The clinical importance of laboratory-defined aspirin resistance in patients presenting with non-ST elevation acute coronary syndromes

Abstract

In this study, we aimed to assess the factors associated with laboratory-defined aspirin resistance and the relationship of this laboratory-defined aspirin resistance with thrombolysis in myocardial infarction risk score, markers of cardiac necrosis, and inflammatory and thrombotic risk factors in patients with unstable angina or non-ST elevation myocardial infarction. Ninety-seven patients who were under aspirin therapy and hospitalized with unstable angina/non-ST elevation myocardial infarction were included in the study.

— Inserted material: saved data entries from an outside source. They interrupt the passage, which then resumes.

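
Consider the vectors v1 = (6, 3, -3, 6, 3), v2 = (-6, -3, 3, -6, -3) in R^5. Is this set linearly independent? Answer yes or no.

no

Form the matrix with these vectors as rows and row reduce.
R2 ← R2 + R1: [0, 0, 0, 0, 0]
1 nonzero row, so the 2 vectors span a space of dimension 1.
Since 1 < 2, the vectors are linearly dependent.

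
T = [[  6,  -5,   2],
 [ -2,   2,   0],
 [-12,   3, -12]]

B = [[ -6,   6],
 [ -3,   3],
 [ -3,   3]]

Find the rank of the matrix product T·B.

First compute TB:
[[-27,  27],
 [  6,  -6],
 [ 99, -99]]
Now row reduce the product.
R2 ← R2 + (2/9)·R1: [0, 0]
R3 ← R3 + (11/3)·R1: [0, 0]
1 nonzero row, so rank(TB) = 1.

1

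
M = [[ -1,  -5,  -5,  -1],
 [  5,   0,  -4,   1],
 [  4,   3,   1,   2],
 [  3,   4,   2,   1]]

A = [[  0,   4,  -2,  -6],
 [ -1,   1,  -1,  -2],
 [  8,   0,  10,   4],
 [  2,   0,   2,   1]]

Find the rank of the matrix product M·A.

First compute MA:
[[-37,  -9, -45,  -5],
 [-30,  20, -48, -45],
 [  9,  19,   3, -24],
 [ 14,  16,  12, -17]]
Now row reduce the product.
R2 ← R2 − (30/37)·R1: [0, 1010/37, -426/37, -1515/37]
R3 ← R3 + (9/37)·R1: [0, 622/37, -294/37, -933/37]
R4 ← R4 + (14/37)·R1: [0, 466/37, -186/37, -699/37]
R3 ← R3 − (311/505)·R2: [0, 0, -432/505, 0]
R4 ← R4 − (233/505)·R2: [0, 0, 144/505, 0]
R4 ← R4 + (1/3)·R3: [0, 0, 0, 0]
3 nonzero rows, so rank(MA) = 3.

3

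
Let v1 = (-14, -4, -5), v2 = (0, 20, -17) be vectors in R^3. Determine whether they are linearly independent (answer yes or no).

Form the matrix with these vectors as rows and row reduce.
2 nonzero rows, so the 2 vectors span a space of dimension 2.
Since 2 = 2, the vectors are linearly independent.

yes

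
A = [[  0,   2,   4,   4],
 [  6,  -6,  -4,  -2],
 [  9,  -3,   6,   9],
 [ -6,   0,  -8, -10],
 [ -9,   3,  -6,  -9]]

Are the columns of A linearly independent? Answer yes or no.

no

Row reduce A to echelon form.
Swap R1 ↔ R2
R3 ← R3 − (3/2)·R1: [0, 6, 12, 12]
R4 ← R4 + R1: [0, -6, -12, -12]
R5 ← R5 + (3/2)·R1: [0, -6, -12, -12]
R3 ← R3 − (3)·R2: [0, 0, 0, 0]
R4 ← R4 + (3)·R2: [0, 0, 0, 0]
R5 ← R5 + (3)·R2: [0, 0, 0, 0]
2 pivots among 4 columns.
Only 2 < 4 pivot columns, so the columns are linearly dependent.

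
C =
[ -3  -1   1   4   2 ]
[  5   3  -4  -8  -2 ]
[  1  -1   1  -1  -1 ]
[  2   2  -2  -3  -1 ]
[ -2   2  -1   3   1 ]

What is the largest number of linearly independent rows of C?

Row reduce to echelon form.
R2 ← R2 + (5/3)·R1: [0, 4/3, -7/3, -4/3, 4/3]
R3 ← R3 + (1/3)·R1: [0, -4/3, 4/3, 1/3, -1/3]
R4 ← R4 + (2/3)·R1: [0, 4/3, -4/3, -1/3, 1/3]
R5 ← R5 − (2/3)·R1: [0, 8/3, -5/3, 1/3, -1/3]
R3 ← R3 + R2: [0, 0, -1, -1, 1]
R4 ← R4 − R2: [0, 0, 1, 1, -1]
R5 ← R5 − (2)·R2: [0, 0, 3, 3, -3]
R4 ← R4 + R3: [0, 0, 0, 0, 0]
R5 ← R5 + (3)·R3: [0, 0, 0, 0, 0]
Echelon form has 3 nonzero rows, so rank(C) = 3.
The rank gives the maximum number of linearly independent rows: 3.

3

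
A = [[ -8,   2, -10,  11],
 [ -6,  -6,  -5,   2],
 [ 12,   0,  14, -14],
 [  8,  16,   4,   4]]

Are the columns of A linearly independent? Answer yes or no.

no

Row reduce A to echelon form.
R2 ← R2 − (3/4)·R1: [0, -15/2, 5/2, -25/4]
R3 ← R3 + (3/2)·R1: [0, 3, -1, 5/2]
R4 ← R4 + R1: [0, 18, -6, 15]
R3 ← R3 + (2/5)·R2: [0, 0, 0, 0]
R4 ← R4 + (12/5)·R2: [0, 0, 0, 0]
2 pivots among 4 columns.
Only 2 < 4 pivot columns, so the columns are linearly dependent.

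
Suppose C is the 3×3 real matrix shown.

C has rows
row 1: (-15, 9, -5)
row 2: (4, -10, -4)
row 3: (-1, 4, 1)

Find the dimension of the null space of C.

0

Row reduce to echelon form.
R2 ← R2 + (4/15)·R1: [0, -38/5, -16/3]
R3 ← R3 − (1/15)·R1: [0, 17/5, 4/3]
R3 ← R3 + (17/38)·R2: [0, 0, -20/19]
3 nonzero rows, so rank(C) = 3.
C has 3 columns; by rank–nullity, nullity = 3 − 3 = 0.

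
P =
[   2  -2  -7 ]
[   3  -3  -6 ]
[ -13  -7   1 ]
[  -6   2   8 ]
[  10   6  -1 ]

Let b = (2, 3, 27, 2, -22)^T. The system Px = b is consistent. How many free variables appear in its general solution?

0

Row reduce the augmented matrix [P | b].
R2 ← R2 − (3/2)·R1: [0, 0, 9/2, 0]
R3 ← R3 + (13/2)·R1: [0, -20, -89/2, 40]
R4 ← R4 + (3)·R1: [0, -4, -13, 8]
R5 ← R5 − (5)·R1: [0, 16, 34, -32]
Swap R2 ↔ R3
R4 ← R4 − (1/5)·R2: [0, 0, -41/10, 0]
R5 ← R5 + (4/5)·R2: [0, 0, -8/5, 0]
R4 ← R4 + (41/45)·R3: [0, 0, 0, 0]
R5 ← R5 + (16/45)·R3: [0, 0, 0, 0]
The echelon form has 3 nonzero rows, and every pivot lies in the first 3 columns, so rank(P) = rank([P|b]) = 3.
The system is consistent.
Free variables = (unknowns) − (rank) = 3 − 3 = 0.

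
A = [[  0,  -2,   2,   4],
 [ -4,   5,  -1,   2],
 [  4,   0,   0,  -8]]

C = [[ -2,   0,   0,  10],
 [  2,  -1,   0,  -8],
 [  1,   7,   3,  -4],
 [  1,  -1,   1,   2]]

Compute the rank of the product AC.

3

First compute AC:
[[  2,  12,  10,  16],
 [ 19, -14,  -1, -72],
 [-16,   8,  -8,  24]]
Now row reduce the product.
R2 ← R2 − (19/2)·R1: [0, -128, -96, -224]
R3 ← R3 + (8)·R1: [0, 104, 72, 152]
R3 ← R3 + (13/16)·R2: [0, 0, -6, -30]
3 nonzero rows, so rank(AC) = 3.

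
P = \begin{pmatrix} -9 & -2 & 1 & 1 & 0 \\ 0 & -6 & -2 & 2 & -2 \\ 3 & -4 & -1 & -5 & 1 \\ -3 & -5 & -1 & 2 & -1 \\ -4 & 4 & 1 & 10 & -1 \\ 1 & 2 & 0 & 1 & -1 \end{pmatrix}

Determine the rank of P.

4

Row reduce to echelon form.
R3 ← R3 + (1/3)·R1: [0, -14/3, -2/3, -14/3, 1]
R4 ← R4 − (1/3)·R1: [0, -13/3, -4/3, 5/3, -1]
R5 ← R5 − (4/9)·R1: [0, 44/9, 5/9, 86/9, -1]
R6 ← R6 + (1/9)·R1: [0, 16/9, 1/9, 10/9, -1]
R3 ← R3 − (7/9)·R2: [0, 0, 8/9, -56/9, 23/9]
R4 ← R4 − (13/18)·R2: [0, 0, 1/9, 2/9, 4/9]
R5 ← R5 + (22/27)·R2: [0, 0, -29/27, 302/27, -71/27]
R6 ← R6 + (8/27)·R2: [0, 0, -13/27, 46/27, -43/27]
R4 ← R4 − (1/8)·R3: [0, 0, 0, 1, 1/8]
R5 ← R5 + (29/24)·R3: [0, 0, 0, 11/3, 11/24]
R6 ← R6 + (13/24)·R3: [0, 0, 0, -5/3, -5/24]
R5 ← R5 − (11/3)·R4: [0, 0, 0, 0, 0]
R6 ← R6 + (5/3)·R4: [0, 0, 0, 0, 0]
Echelon form has 4 nonzero rows, so rank(P) = 4.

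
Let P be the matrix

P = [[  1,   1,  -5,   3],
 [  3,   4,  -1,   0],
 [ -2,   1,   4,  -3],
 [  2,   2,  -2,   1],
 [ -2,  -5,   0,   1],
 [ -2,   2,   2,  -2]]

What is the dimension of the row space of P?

3

Row reduce to echelon form.
R2 ← R2 − (3)·R1: [0, 1, 14, -9]
R3 ← R3 + (2)·R1: [0, 3, -6, 3]
R4 ← R4 − (2)·R1: [0, 0, 8, -5]
R5 ← R5 + (2)·R1: [0, -3, -10, 7]
R6 ← R6 + (2)·R1: [0, 4, -8, 4]
R3 ← R3 − (3)·R2: [0, 0, -48, 30]
R5 ← R5 + (3)·R2: [0, 0, 32, -20]
R6 ← R6 − (4)·R2: [0, 0, -64, 40]
R4 ← R4 + (1/6)·R3: [0, 0, 0, 0]
R5 ← R5 + (2/3)·R3: [0, 0, 0, 0]
R6 ← R6 − (4/3)·R3: [0, 0, 0, 0]
Echelon form has 3 nonzero rows, so rank(P) = 3.
The row space has dimension equal to the rank: 3.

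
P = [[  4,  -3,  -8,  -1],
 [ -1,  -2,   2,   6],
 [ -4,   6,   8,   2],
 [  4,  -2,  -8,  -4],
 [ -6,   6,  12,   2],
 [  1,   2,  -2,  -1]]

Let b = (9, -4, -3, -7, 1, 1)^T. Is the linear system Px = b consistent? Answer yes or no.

no

Row reduce the augmented matrix [P | b].
R2 ← R2 + (1/4)·R1: [0, -11/4, 0, 23/4, -7/4]
R3 ← R3 + R1: [0, 3, 0, 1, 6]
R4 ← R4 − R1: [0, 1, 0, -3, -16]
R5 ← R5 + (3/2)·R1: [0, 3/2, 0, 1/2, 29/2]
R6 ← R6 − (1/4)·R1: [0, 11/4, 0, -3/4, -5/4]
R3 ← R3 + (12/11)·R2: [0, 0, 0, 80/11, 45/11]
R4 ← R4 + (4/11)·R2: [0, 0, 0, -10/11, -183/11]
R5 ← R5 + (6/11)·R2: [0, 0, 0, 40/11, 149/11]
R6 ← R6 + R2: [0, 0, 0, 5, -3]
R4 ← R4 + (1/8)·R3: [0, 0, 0, 0, -129/8]
R5 ← R5 − (1/2)·R3: [0, 0, 0, 0, 23/2]
R6 ← R6 − (11/16)·R3: [0, 0, 0, 0, -93/16]
R5 ← R5 + (92/129)·R4: [0, 0, 0, 0, 0]
R6 ← R6 − (31/86)·R4: [0, 0, 0, 0, 0]
The echelon form has 4 nonzero rows; the last pivot sits in the augmented column, so rank(P) = 3 but rank([P|b]) = 4.
Since the ranks differ, the system is inconsistent.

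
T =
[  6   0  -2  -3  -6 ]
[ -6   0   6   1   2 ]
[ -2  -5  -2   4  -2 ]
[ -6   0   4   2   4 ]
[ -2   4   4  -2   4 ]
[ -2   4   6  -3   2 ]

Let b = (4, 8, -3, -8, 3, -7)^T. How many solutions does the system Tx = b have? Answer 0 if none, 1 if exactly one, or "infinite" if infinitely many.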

Laboratory-defined aspirin sensitive and resistant groups were determined by platelet function analyzer; aspirin resistance was defined as collagen/epinephrine closure time less than 165 s. Laboratory-defined aspirin resistance was noted in 29 patients (29.9%), and non-ST elevation myocardial infarction was observed in 46 patients (47.4%). Patients in the group with laboratory-defined aspirin resistance had significantly higher thrombolysis in myocardial infarction risk scores (P < 0.001). When the details of cardiac myonecrosis markers were compared, baseline and follow-up creatine kinase-myocardial band and troponin I values were higher in laboratory-defined aspirin-resistant group. Multivariate analyses revealed that laboratory-defined aspirin resistance was an independent predictor of non-ST elevation myocardial infarction (P = 0.022). Laboratory-defined aspirin resistance is associated with non-ST elevation myocardial infarction, higher markers of cardiac necrosis and thrombolysis in myocardial infarction risk score in patients hospitalized with unstable angina/non-ST elevation myocardial infarction.